Peter Bent Brigham (1807–1877) was an American millionaire businessman, restaurateur, real estate trader, and director of the Fitchburg Railroad. He is best known as a philanthropist for his initial endowment of Peter Bent Brigham Hospital and the Brigham Academy in Bakersfield, Vermont.

==Early life and family==
Peter Bent Brigham was born on 4 February 1807 in Bakersfield, Vermont as the seventh of nine children born to Uriah Brigham (1757–1820) and Elizabeth (Fay) Brigham (1767–1837). Brigham was a direct descendant of Thomas Brigham (1603–1653), an early immigrant to Cambridge, Massachusetts, as well as John Bent (1596-1672) a founder of Sudbury, Massachusetts. Brigham had little formal schooling and went to find work in Boston in his early teens, when his father died. He worked on Middlesex Canal boats on his way, and then began his career selling fish and oysters in Boston. He never married.

==Career in Boston==
Brigham owned a restaurant on the corner of Hanover and Court Streets in Boston, Massachusetts, which he operated until it was sold in 1869 due to a street widening project.
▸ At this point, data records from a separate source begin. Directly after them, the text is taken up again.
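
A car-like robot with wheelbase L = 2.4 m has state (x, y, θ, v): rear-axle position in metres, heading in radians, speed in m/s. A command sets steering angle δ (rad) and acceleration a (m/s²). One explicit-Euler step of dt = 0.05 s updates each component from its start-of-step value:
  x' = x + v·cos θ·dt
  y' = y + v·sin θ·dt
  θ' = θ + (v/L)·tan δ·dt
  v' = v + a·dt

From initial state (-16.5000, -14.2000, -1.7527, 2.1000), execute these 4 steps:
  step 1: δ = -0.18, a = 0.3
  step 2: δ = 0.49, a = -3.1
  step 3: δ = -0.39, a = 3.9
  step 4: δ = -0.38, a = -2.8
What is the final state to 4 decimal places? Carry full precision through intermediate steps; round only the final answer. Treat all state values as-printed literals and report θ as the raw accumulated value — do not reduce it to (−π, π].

after step 1 (δ=-0.18, a=0.3): (-16.518995, -14.303268, -1.760661, 2.115000)
after step 2 (δ=0.49, a=-3.1): (-16.538953, -14.407117, -1.737159, 1.960000)
after step 3 (δ=-0.39, a=3.9): (-16.555181, -14.503764, -1.753943, 2.155000)
after step 4 (δ=-0.38, a=-2.8): (-16.574805, -14.609712, -1.771875, 2.015000)

(-16.5748, -14.6097, -1.7719, 2.0150)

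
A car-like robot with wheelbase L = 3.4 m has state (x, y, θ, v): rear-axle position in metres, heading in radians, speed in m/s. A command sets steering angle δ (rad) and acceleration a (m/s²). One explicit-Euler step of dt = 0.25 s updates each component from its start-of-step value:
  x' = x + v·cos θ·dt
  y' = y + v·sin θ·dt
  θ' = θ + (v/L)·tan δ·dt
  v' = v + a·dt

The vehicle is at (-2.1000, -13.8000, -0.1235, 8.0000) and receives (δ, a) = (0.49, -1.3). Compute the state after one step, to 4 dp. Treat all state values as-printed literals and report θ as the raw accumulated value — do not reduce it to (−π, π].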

He was an astute and financially successful real estate investor. He chose not to run for any public office in Boston. Brigham was one of the founding directors of the Fitchburg Railroad and continued his work with the railroad until his death.

Peter Bent Brigham died at his home at the northeast corner of Bulfinch and Allston Streets on Beacon Hill in Boston on 24 May 1877. He is buried at Mount Auburn Cemetery in Cambridge, Massachusetts.

==Legacy and endowments==
Brigham never married and had no children. He regretted his lack of formal education, which motivated his bequests to improve the educational opportunities in his hometown of Bakersfield, resulting in the founding of Brigham Academy. The terms of his will also specified that $1,300,000 was to be spent 25 years after his death, for a hospital "for the care of sick persons in indigent circumstances". The money appreciated to $2,000,000 by 1902. It was used to establish the Peter Bent Brigham Hospital, which opened in 1913, and became a world-renowned medical research hospital affiliated with Harvard Medical School.

Brigham's nephew, Robert Breck Brigham (1826-1900), was also a restaurateur and successful businessman. He followed his uncle's example by endowing the Robert Breck Brigham Hospital to serve patients with arthritis and other debilitating joint diseases, which opened in 1914.

The two Brigham hospitals merged with Boston Hospital for Women in 1981, and are now known as the Brigham and Women's Hospital.